Psychooncology. 2019 Nov;28(11):2149-2156. doi: 10.1002/pon.5200. Epub 2019 Aug 30.
To compare physical and mental health status between cancer carers versus non-carers in a population-based sample and explore sociodemographic and caring characteristics associated with poor carer health status.
The South Australian Health Omnibus is a population-based cross-sectional survey. Carer status was self-defined by participants as having cared for someone with cancer in the last 5 years. Health status was considered poor if it was 0.5 standard deviation lower than Australian norms on the Medical Outcomes Study 12-Item Short-Form (SF-12) physical and mental component summary scores (PCS and MCS). Regression analyses compared mean PCS/MCS between carers versus non-carers, controlling for sociodemographic variables, and explored associations between poor health status and caring and support among carers.
The weighted sample included 2962 people, of whom 374 (12.6%) were cancer carers and 1993 (67.3%) non-carers. Carers had significantly worse PCS/MCS, controlling for sociodemographic variables, but did not differ significantly regarding proportions with poor health status.

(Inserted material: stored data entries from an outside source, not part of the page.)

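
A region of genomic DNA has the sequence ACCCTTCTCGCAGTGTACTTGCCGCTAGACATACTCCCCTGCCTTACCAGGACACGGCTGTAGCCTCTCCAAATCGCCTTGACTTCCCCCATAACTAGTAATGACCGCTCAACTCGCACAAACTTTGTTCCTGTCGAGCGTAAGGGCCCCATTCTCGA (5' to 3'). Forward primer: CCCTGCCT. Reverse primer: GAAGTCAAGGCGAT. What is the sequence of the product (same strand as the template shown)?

Scanning the template, CCCTGCCT occurs at positions 37–44; this primer anneals to the bottom strand there with its 3' end pointing downstream.
Reverse complement of the reverse primer: ATCGCCTTGACTTC. This occurs on the top strand at positions 73–86.
The product is the template from position 37 through 86 (50 bp).

5'-CCCTGCCTTACCAGGACACGGCTGTAGCCTCTCCAAATCGCCTTGACTTC-3'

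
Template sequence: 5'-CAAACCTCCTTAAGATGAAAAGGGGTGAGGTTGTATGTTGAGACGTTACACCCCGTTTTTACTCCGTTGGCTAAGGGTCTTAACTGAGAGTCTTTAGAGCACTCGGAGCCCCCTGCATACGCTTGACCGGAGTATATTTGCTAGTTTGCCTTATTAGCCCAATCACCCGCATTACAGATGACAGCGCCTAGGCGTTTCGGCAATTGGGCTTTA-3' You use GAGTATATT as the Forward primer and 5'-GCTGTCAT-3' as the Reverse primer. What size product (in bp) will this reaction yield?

Scanning the template, GAGTATATT occurs at positions 130–138; this primer anneals to the bottom strand there with its 3' end pointing downstream.
The reverse primer's reverse complement is ATGACAGC, which matches the template at positions 178–185.
Amplicon spans positions 130–185: 56 bp.

56 bp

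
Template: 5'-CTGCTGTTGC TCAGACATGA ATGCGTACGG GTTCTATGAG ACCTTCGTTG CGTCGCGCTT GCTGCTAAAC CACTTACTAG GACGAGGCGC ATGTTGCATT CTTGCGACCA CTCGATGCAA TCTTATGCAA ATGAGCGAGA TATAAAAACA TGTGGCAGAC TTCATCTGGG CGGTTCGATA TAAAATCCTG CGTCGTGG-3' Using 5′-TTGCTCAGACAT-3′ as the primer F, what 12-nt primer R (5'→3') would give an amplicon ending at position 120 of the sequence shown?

The forward primer binds at positions 7–18; the product's 3' end on the top strand is position 120.
The reverse primer anneals to the top strand over positions 109–120, i.e. to CACTCGATGCAA.
Its sequence written 5'→3' is the reverse complement: TTGCATCGAGTG.

5'-TTGCATCGAGTG-3'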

Carer characteristics associated with poor PCS and MCS included socio-economic indicators and involvement in medication management. Assisting with household tasks was protective.
This population-based study followed those previous ones in finding cancer carers to have poorer mean health status than non-carers. However, differences were less pronounced than previously reported, likely because of the sample being drawn from a general rather than cancer service population and including past as well as current carers, as well as all cancer types and stages. Future longitudinal research is needed to identify factors that predict recovery post caring.
在基于人群的样本中比较癌症照顾者与非照顾者的身心健康状况,并探讨与照顾者健康状况不佳相关的社会人口学和照顾特征。
南澳大利亚健康综合调查是一项基于人群的横断面调查。照顾者的身份由参与者自行定义,即在过去 5 年内照顾过癌症患者。如果医疗结局研究 12 项简明健康调查问卷(SF-12)的身体和心理成分综合评分(PCS 和 MCS)的平均值比澳大利亚标准低 0.5 个标准差,则认为健康状况较差。回归分析比较了照顾者与非照顾者之间的平均 PCS/MCS,控制了社会人口学变量,并探讨了照顾者的健康状况不佳与照顾和支持之间的关联。
加权样本包括 2962 人,其中 374 人(12.6%)是癌症照顾者,1993 人(67.3%)是非照顾者。控制社会人口学变量后,照顾者的 PCS/MCS 明显较差,但在健康状况不佳的比例方面没有显著差异。与较差的 PCS 和 MCS 相关的照顾者特征包括社会经济指标和参与药物管理。协助处理家务是有保护作用的。
这项基于人群的研究与之前的研究结果一致,发现癌症照顾者的平均健康状况比非照顾者差。然而,差异并不像之前报道的那么明显,这可能是因为样本来自一般人群而不是癌症服务人群,包括过去和现在的照顾者,以及所有癌症类型和阶段。未来需要进行纵向研究,以确定预测照顾后恢复的因素。